Author(s): Quan D, Hammack BN, Kittelson J, Gilden DH

Affiliation(s): Department of Neurology, University of Colorado Health Sciences Center, Denver, Colorado 80262, USA.

Publication date & source: 2006-07, Arch Neurol., 63(7):940-2. Epub 2006 May 8.

Publication type: Clinical Trial, Phase I; Clinical Trial, Phase II

BACKGROUND: Postherpetic neuralgia (PHN) is a complication of shingles (herpes zoster), a painful rash due to varicella-zoster virus reactivation. Studies of patients with PHN and zoster sine herpete (radicular pain without rash) support the notion that low-grade viral ganglionitis contributes to pain. If chronic pain reflects active infection, then antiviral therapy may help patients with PHN. OBJECTIVE: To determine whether antiviral treatment helps reduce PHN-associated pain. DESIGN: Prospective, open-label phase I/II clinical trial. SETTING: Tertiary care university hospital. PATIENTS: Fifteen patients with moderate to severe PHN. INTERVENTIONS: Intravenous acyclovir at a dosage of 10 mg/kg every 8 hours for 14 days followed by oral valacyclovir at a dosage of 1000 mg 3 times per day for 1 month.

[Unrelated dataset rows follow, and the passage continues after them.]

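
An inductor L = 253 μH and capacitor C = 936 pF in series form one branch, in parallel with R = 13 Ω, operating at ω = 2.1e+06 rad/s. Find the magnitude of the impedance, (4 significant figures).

11.26 Ω

X_L = ωL = 531.3 Ω
X_C = 1/(ωC) = 508.8 Ω
Branch 1: Z₁ = R = 13.00 Ω
Branch 2 (series LC): Z₂ = j(X_L − X_C) = j22.55 Ω
Parallel: Z = Z₁Z₂/(Z₁+Z₂), |Z| = 11.26 Ω, ∠Z = 29.96°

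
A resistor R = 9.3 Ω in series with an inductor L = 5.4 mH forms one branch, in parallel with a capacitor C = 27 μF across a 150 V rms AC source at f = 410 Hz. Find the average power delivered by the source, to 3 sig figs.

ω = 2πf = 2576 rad/s
X_L = ωL = 13.9 Ω
X_C = 1/(ωC) = 14.4 Ω
Branch 1 (R+jX_L): Z₁ = 9.30 + j13.9 Ω, |Z₁| = 16.7 Ω
Branch 2 (−jX_C): Z₂ = −j14.4 Ω
Parallel: Z = Z₁Z₂/(Z₁+Z₂), |Z| = 25.8 Ω, ∠Z = -30.9°
I = V/|Z| = 5.81 A
P = VI cos φ = 150 × 5.81 × cos(-30.9°) = 747 W

747 W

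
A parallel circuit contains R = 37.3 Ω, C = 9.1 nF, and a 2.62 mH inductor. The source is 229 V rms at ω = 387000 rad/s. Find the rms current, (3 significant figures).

X_L = ωL = 1010 Ω
X_C = 1/(ωC) = 284 Ω
Parallel: admittances add. Y = 1/R + 1/(jωL) + jωC
Y = (0.0268 + j0.00254) S
|Y| = 0.0269 S → |Z| = 1/|Y| = 37.1 Ω, ∠Z = −∠Y = -5.40°
I = V/|Z| = 229/37.1 = 6.17 A

6.17 A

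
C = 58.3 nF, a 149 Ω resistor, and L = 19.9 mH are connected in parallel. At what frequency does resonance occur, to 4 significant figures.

ω₀ = 1/√(LC) = 1/√(0.0199 × 5.83e-08) = 29360 rad/s
f₀ = ω₀/(2π) = 4.673 kHz

4.673 kHz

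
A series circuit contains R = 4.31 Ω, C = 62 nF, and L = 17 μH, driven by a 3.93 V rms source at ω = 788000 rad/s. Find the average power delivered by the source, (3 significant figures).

X_L = ωL = 13.4 Ω
X_C = 1/(ωC) = 20.5 Ω
Net reactance X = X_L − X_C = -7.07 Ω
Z = 4.31 − j7.07 Ω
|Z| = √(4.31² + 7.07²) = 8.28 Ω
∠Z = arctan(-7.07/4.31) = -58.6°
I = V/|Z| = 475 mA
P = VI cos φ = 3.93 × 0.475 × cos(-58.6°) = 970 mW

970 mW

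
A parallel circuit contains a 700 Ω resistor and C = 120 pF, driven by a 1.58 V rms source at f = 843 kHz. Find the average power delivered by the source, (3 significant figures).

3.57 mW

ω = 2πf = 5.297e+06 rad/s
X_C = 1/(ωC) = 1570 Ω
Parallel: admittances add. Y = 1/R + jωC
Y = (0.00143 + j0.000636) S
|Y| = 0.00156 S → |Z| = 1/|Y| = 640 Ω, ∠Z = −∠Y = -24.0°
I = V/|Z| = 2.47 mA
P = VI cos φ = 1.58 × 0.00247 × cos(-24.0°) = 3.57 mW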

MAIN OUTCOME MEASURE: Numeric Rating Scale for Pain score. RESULTS: As defined by a decrease of 2 or more points on the Numeric Rating Scale for Pain, 8 (53%) of 15 patients reported improvement. CONCLUSION: Clinical improvement reported by most of our patients warrants further investigation in a larger, randomized, double-blind, placebo-controlled trial.